Le 10 novembre 1918 la République fut proclamée à Luxembourg. La crise dynastique dura deux mois et se termina le 10 janvier 1919 par la défaite des républicains. Pendant cent ans, les républicains de 1918-1919 furent les enfants mal-aimés de l’histoire luxembourgeoise. Accusés de tous les maux, ridiculisés, criminalisés, culpabilisés, ils finirent par être oubliés, réduits à tout jamais au silence. La grande-duchesse déchue fut sanctifiée et une nouvelle légitimité fut inventée, la dévotion monarchique fut intégrée au prétendu caractère national, à la définition du vrai Luxembourgeois, au sur-moi collectif.
Il est temps de faire le point, de rassembler les éléments épars, les indices qui nous permettent d’établir les faits et de poser les questions qui restent sans réponse. Il est temps de reconstruire le passé en rendant justice aux acteurs de l’époque et de cesser de condamner au nom du sens de l’histoire et des faits accomplis. Tel est le but de la série d’articles que nous consacrerons à la République de novembre 1918.
La monarchie fut longtemps un mot inconnu pour les Luxembourgeois. Ils n’avaient jamais vu de près les monarques au nom desquels étaient exécutées les lois. Le pouvoir était lointain, étranger, abstrait. Il n’y avait aucun rapport direct, affectif, intime avec la monarchie. Il n’y avait pas de Cour, pas d’aristocratie, même pas de Palais. L’actuel palais grand-ducal avait été la maison communale, dans laquelle étaient réglées les affaires de la cité. La monarchie fut un fait tardif au Luxembourg, elle fut introduite avec l’accession au trône, d’abord comme régent puis comme grand-duc, d’Adolphe de Nassau
Le 10 avril 1889, Adolphe de Nassau, un vénérable vieillard de 72 ans, se présenta aux Luxembourgeois avec son fils, le prince-héritier Guillaume. Il avait perdu le duché de Nassau lors de l’unification allemande et vivait depuis 1867 comme rentier à Vienne. Ce jour-là, le duc Adolphe avait mis son plus bel uniforme.
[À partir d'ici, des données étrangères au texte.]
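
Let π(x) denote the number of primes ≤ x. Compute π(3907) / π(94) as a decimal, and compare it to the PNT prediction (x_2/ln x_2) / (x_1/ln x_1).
π(3907)/π(94) = 540/24 ≈ 22.5000;  PNT prediction ≈ 22.8325.

π(94) = 24 and π(3907) = 540, so π(3907)/π(94) ≈ 22.5000. The PNT-predicted ratio is (3907/ln(3907)) / (94/ln(94)) ≈ 22.8325. The two agree to within a few percent, as expected.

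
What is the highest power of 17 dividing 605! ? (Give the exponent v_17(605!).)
v_17(605!) = 37

Legendre's formula: v_p(n!) = Σ_{k ≥ 1} ⌊n / p^k⌋. For p = 17, n = 605, the terms are:
  ⌊605/17^1⌋ = ⌊605/17⌋ = 35
  ⌊605/17^2⌋ = ⌊605/289⌋ = 2
(the next term ⌊605/17^3⌋ = 0, terminating the sum). Summing: v_17(605!) = 35 + 2 = 37.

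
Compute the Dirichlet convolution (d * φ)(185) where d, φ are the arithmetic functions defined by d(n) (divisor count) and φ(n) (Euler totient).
(d * φ)(185) = 228

Divisors of 185: [1, 5, 37, 185]. For each d | 185:
  d = 1: d(1) · φ(185/1) = 1 · 144 = 144
  d = 5: d(5) · φ(185/5) = 2 · 36 = 72
  d = 37: d(37) · φ(185/37) = 2 · 4 = 8
  d = 185: d(185) · φ(185/185) = 4 · 1 = 4
Summing: (d * φ)(185) = 144 + 72 + 8 + 4 = 228.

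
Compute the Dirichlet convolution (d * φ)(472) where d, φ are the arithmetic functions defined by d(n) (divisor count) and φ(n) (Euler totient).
(d * φ)(472) = 900

Divisors of 472: [1, 2, 4, 8, 59, 118, 236, 472]. For each d | 472:
  d = 1: d(1) · φ(472/1) = 1 · 232 = 232
  d = 2: d(2) · φ(472/2) = 2 · 116 = 232
  d = 4: d(4) · φ(472/4) = 3 · 58 = 174
  d = 8: d(8) · φ(472/8) = 4 · 58 = 232
  d = 59: d(59) · φ(472/59) = 2 · 4 = 8
  d = 118: d(118) · φ(472/118) = 4 · 2 = 8
  d = 236: d(236) · φ(472/236) = 6 · 1 = 6
  d = 472: d(472) · φ(472/472) = 8 · 1 = 8
Summing: (d * φ)(472) = 232 + 232 + 174 + 232 + 8 + 8 + 6 + 8 = 900.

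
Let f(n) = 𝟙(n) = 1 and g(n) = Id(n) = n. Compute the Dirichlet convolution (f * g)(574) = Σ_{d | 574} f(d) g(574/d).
(𝟙 * Id)(574) = 1008

Divisors of 574: [1, 2, 7, 14, 41, 82, 287, 574]. For each d | 574:
  d = 1: 𝟙(1) · Id(574/1) = 1 · 574 = 574
  d = 2: 𝟙(2) · Id(574/2) = 1 · 287 = 287
  d = 7: 𝟙(7) · Id(574/7) = 1 · 82 = 82
  d = 14: 𝟙(14) · Id(574/14) = 1 · 41 = 41
  d = 41: 𝟙(41) · Id(574/41) = 1 · 14 = 14
  d = 82: 𝟙(82) · Id(574/82) = 1 · 7 = 7
  d = 287: 𝟙(287) · Id(574/287) = 1 · 2 = 2
  d = 574: 𝟙(574) · Id(574/574) = 1 · 1 = 1
Summing: (𝟙 * Id)(574) = 574 + 287 + 82 + 41 + 14 + 7 + 2 + 1 = 1008.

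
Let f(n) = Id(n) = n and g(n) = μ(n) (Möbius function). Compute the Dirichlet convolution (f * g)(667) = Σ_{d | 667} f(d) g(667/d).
(Id * μ)(667) = 616

Divisors of 667: [1, 23, 29, 667]. For each d | 667:
  d = 1: Id(1) · μ(667/1) = 1 · 1 = 1
  d = 23: Id(23) · μ(667/23) = 23 · -1 = -23
  d = 29: Id(29) · μ(667/29) = 29 · -1 = -29
  d = 667: Id(667) · μ(667/667) = 667 · 1 = 667
Summing: (Id * μ)(667) = 1 + -23 + -29 + 667 = 616.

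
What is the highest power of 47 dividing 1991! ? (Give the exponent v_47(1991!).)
v_47(1991!) = 42

Legendre's formula: v_p(n!) = Σ_{k ≥ 1} ⌊n / p^k⌋. For p = 47, n = 1991, the terms are:
  ⌊1991/47^1⌋ = ⌊1991/47⌋ = 42
(the next term ⌊1991/47^2⌋ = 0, terminating the sum). Summing: v_47(1991!) = 42 = 42.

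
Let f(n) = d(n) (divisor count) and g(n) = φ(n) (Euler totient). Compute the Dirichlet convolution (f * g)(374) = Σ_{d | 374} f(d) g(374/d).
(d * φ)(374) = 648

Divisors of 374: [1, 2, 11, 17, 22, 34, 187, 374]. For each d | 374:
  d = 1: d(1) · φ(374/1) = 1 · 160 = 160
  d = 2: d(2) · φ(374/2) = 2 · 160 = 320
  d = 11: d(11) · φ(374/11) = 2 · 16 = 32
  d = 17: d(17) · φ(374/17) = 2 · 10 = 20
  d = 22: d(22) · φ(374/22) = 4 · 16 = 64
  d = 34: d(34) · φ(374/34) = 4 · 10 = 40
  d = 187: d(187) · φ(374/187) = 4 · 1 = 4
  d = 374: d(374) · φ(374/374) = 8 · 1 = 8
Summing: (d * φ)(374) = 160 + 320 + 32 + 20 + 64 + 40 + 4 + 8 = 648.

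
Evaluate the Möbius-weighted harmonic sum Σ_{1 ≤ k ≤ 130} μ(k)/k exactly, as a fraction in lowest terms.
Σ μ(k)/k = -2045175533356853827340059964229935649243392971/4014476939333036189094441199026045136645885247730

Values of μ(k) for 1 ≤ k ≤ 130: μ(1) = 1, μ(2) = -1, μ(3) = -1, μ(5) = -1, μ(6) = 1, μ(7) = -1, μ(10) = 1, μ(11) = -1, μ(13) = -1, μ(14) = 1, μ(15) = 1, μ(17) = -1, μ(19) = -1, μ(21) = 1, μ(22) = 1, μ(23) = -1, μ(26) = 1, μ(29) = -1, μ(30) = -1, μ(31) = -1, μ(33) = 1, μ(34) = 1, μ(35) = 1, μ(37) = -1, μ(38) = 1, μ(39) = 1, μ(41) = -1, μ(42) = -1, μ(43) = -1, μ(46) = 1, μ(47) = -1, μ(51) = 1, μ(53) = -1, μ(55) = 1, μ(57) = 1, μ(58) = 1, μ(59) = -1, μ(61) = -1, μ(62) = 1, μ(65) = 1, μ(66) = -1, μ(67) = -1, μ(69) = 1, μ(70) = -1, μ(71) = -1, μ(73) = -1, μ(74) = 1, μ(77) = 1, μ(78) = -1, μ(79) = -1, μ(82) = 1, μ(83) = -1, μ(85) = 1, μ(86) = 1, μ(87) = 1, μ(89) = -1, μ(91) = 1, μ(93) = 1, μ(94) = 1, μ(95) = 1, μ(97) = -1, μ(101) = -1, μ(102) = -1, μ(103) = -1, μ(105) = -1, μ(106) = 1, μ(107) = -1, μ(109) = -1, μ(110) = -1, μ(111) = 1, μ(113) = -1, μ(114) = -1, μ(115) = 1, μ(118) = 1, μ(119) = 1, μ(122) = 1, μ(123) = 1, μ(127) = -1, μ(129) = 1, μ(130) = -1, with μ = 0 on non-squarefree integers. Summing μ(k)/k for k where μ(k) ≠ 0 gives -2045175533356853827340059964229935649243392971/4014476939333036189094441199026045136645885247730 ≈ -0.0005. (PNT ⟺ this sum → 0 as n → ∞.)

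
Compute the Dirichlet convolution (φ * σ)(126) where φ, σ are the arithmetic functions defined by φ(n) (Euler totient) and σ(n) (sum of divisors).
(φ * σ)(126) = 1512

Divisors of 126: [1, 2, 3, 6, 7, 9, 14, 18, 21, 42, 63, 126]. For each d | 126:
  d = 1: φ(1) · σ(126/1) = 1 · 312 = 312
  d = 2: φ(2) · σ(126/2) = 1 · 104 = 104
  d = 3: φ(3) · σ(126/3) = 2 · 96 = 192
  d = 6: φ(6) · σ(126/6) = 2 · 32 = 64
  d = 7: φ(7) · σ(126/7) = 6 · 39 = 234
  d = 9: φ(9) · σ(126/9) = 6 · 24 = 144
  d = 14: φ(14) · σ(126/14) = 6 · 13 = 78
  d = 18: φ(18) · σ(126/18) = 6 · 8 = 48
  d = 21: φ(21) · σ(126/21) = 12 · 12 = 144
  d = 42: φ(42) · σ(126/42) = 12 · 4 = 48
  d = 63: φ(63) · σ(126/63) = 36 · 3 = 108
  d = 126: φ(126) · σ(126/126) = 36 · 1 = 36
Summing: (φ * σ)(126) = 312 + 104 + 192 + 64 + 234 + 144 + 78 + 48 + 144 + 48 + 108 + 36 = 1512.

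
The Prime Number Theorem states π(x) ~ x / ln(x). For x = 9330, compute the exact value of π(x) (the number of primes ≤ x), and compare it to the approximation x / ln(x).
π(9330) = 1154;  x/ln(x) ≈ 1020.68;  relative error ≈ 11.55%.

Directly count primes up to 9330: π(9330) = 1154. The PNT approximation gives 9330/ln(9330) ≈ 9330/9.14099 ≈ 1020.68. Relative error (π(x) − x/ln(x)) / π(x) ≈ 11.55%; the approximation is known to undercount slightly (Li(x) is a better estimate).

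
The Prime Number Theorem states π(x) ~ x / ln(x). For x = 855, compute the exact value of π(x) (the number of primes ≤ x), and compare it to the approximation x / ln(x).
π(855) = 147;  x/ln(x) ≈ 126.65;  relative error ≈ 13.85%.

Directly count primes up to 855: π(855) = 147. The PNT approximation gives 855/ln(855) ≈ 855/6.75110 ≈ 126.65. Relative error (π(x) − x/ln(x)) / π(x) ≈ 13.85%; the approximation is known to undercount slightly (Li(x) is a better estimate).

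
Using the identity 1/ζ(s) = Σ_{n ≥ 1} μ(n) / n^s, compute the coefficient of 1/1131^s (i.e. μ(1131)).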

Les badauds assemblés devant le Palais lui crièrent en guise de salut : « D’Pickelhauf erof ! ». Il s’exécuta, le peuple l’applaudit et fut rassuré.
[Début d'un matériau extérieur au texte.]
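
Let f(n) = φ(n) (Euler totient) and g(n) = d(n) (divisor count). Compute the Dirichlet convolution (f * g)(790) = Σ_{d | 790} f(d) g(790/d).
(φ * d)(790) = 1440

Divisors of 790: [1, 2, 5, 10, 79, 158, 395, 790]. For each d | 790:
  d = 1: φ(1) · d(790/1) = 1 · 8 = 8
  d = 2: φ(2) · d(790/2) = 1 · 4 = 4
  d = 5: φ(5) · d(790/5) = 4 · 4 = 16
  d = 10: φ(10) · d(790/10) = 4 · 2 = 8
  d = 79: φ(79) · d(790/79) = 78 · 4 = 312
  d = 158: φ(158) · d(790/158) = 78 · 2 = 156
  d = 395: φ(395) · d(790/395) = 312 · 2 = 624
  d = 790: φ(790) · d(790/790) = 312 · 1 = 312
Summing: (φ * d)(790) = 8 + 4 + 16 + 8 + 312 + 156 + 624 + 312 = 1440.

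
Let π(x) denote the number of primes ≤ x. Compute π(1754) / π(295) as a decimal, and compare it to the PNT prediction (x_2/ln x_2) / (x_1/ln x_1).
π(1754)/π(295) = 273/62 ≈ 4.4032;  PNT prediction ≈ 4.5268.

π(295) = 62 and π(1754) = 273, so π(1754)/π(295) ≈ 4.4032. The PNT-predicted ratio is (1754/ln(1754)) / (295/ln(295)) ≈ 4.5268. The two agree to within a few percent, as expected.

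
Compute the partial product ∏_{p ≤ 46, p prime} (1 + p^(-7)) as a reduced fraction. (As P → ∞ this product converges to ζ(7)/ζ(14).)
∏ = 520809220089538061022644224225580227698833285987386472597926245148089867161153104280287356125184/516528479137134655019209847872578550121603875954111837055841148542846145248143400719531810009375

The primes p ≤ 46 are [2, 3, 5, 7, 11, 13, 17, 19, 23, 29, 31, 37, 41, 43]. For each, (1 + 1/p^7) = (p^7 + 1)/p^7. Multiplying these fractions over p ∈ [2, 3, 5, 7, 11, 13, 17, 19, 23, 29, 31, 37, 41, 43] gives 520809220089538061022644224225580227698833285987386472597926245148089867161153104280287356125184/516528479137134655019209847872578550121603875954111837055841148542846145248143400719531810009375. (In the limit P → ∞ this tends to ζ(7)/ζ(14).)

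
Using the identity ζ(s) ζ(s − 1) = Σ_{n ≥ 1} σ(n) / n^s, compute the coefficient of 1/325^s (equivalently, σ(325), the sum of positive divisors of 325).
σ(325) = 434

In the product (Σ m^0/m^s)(Σ k / k^s) = Σ (Σ_{d | n} d) / n^s, the coefficient of 1/n^s is σ(n) = Σ_{d | n} d. For n = 325, divisors are [1, 5, 13, 25, 65, 325]; summing: σ(325) = 434.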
Adolphe de Nassau n’avait jamais été au Luxembourg auparavant et n’avait aucun lien de parenté avec les anciens comtes et ducs du Luxembourg, ses liens de parenté avec la famille des Nassau hollandais remontaient au Moyen Âge. Il avait été choisi comme grand-duc du Luxembourg pour l’unique raison que le pacte familial de 1783 de la famille des Nassau interdisait à une femme d’occuper le trône.1
La fiction généalogique qui servait de justificatif pour le changement de dynastie était acceptée par la population comme un signe de plus d’un ordre basé sur l’arbitraire de la naissance. Une fois encore le pays changeait de maître sans qu’on lui ait demandé son avis. La question de la succession se posa en juin 1884 quand le dernier rejeton mâle du roi des Pays-Bas vint à mourir. Félix de Blochausen, le chef de gouvernement de l’époque, proposa dans un mémorandum de maintenir le lien dynastique avec les Pays-Bas. Tel était aussi le point de vue d’Emmanuel Servais l’homme du Traité de Londres de 1868, le père de l’indépendance. Il suffisait de changer la règle discriminatoire qui excluait les femmes de la succession comme contraire aux dispositions du Code civil et aux principes de la Constitution. On aurait pu aussi changer la Constitution ou proposer un arrangement au prétendant.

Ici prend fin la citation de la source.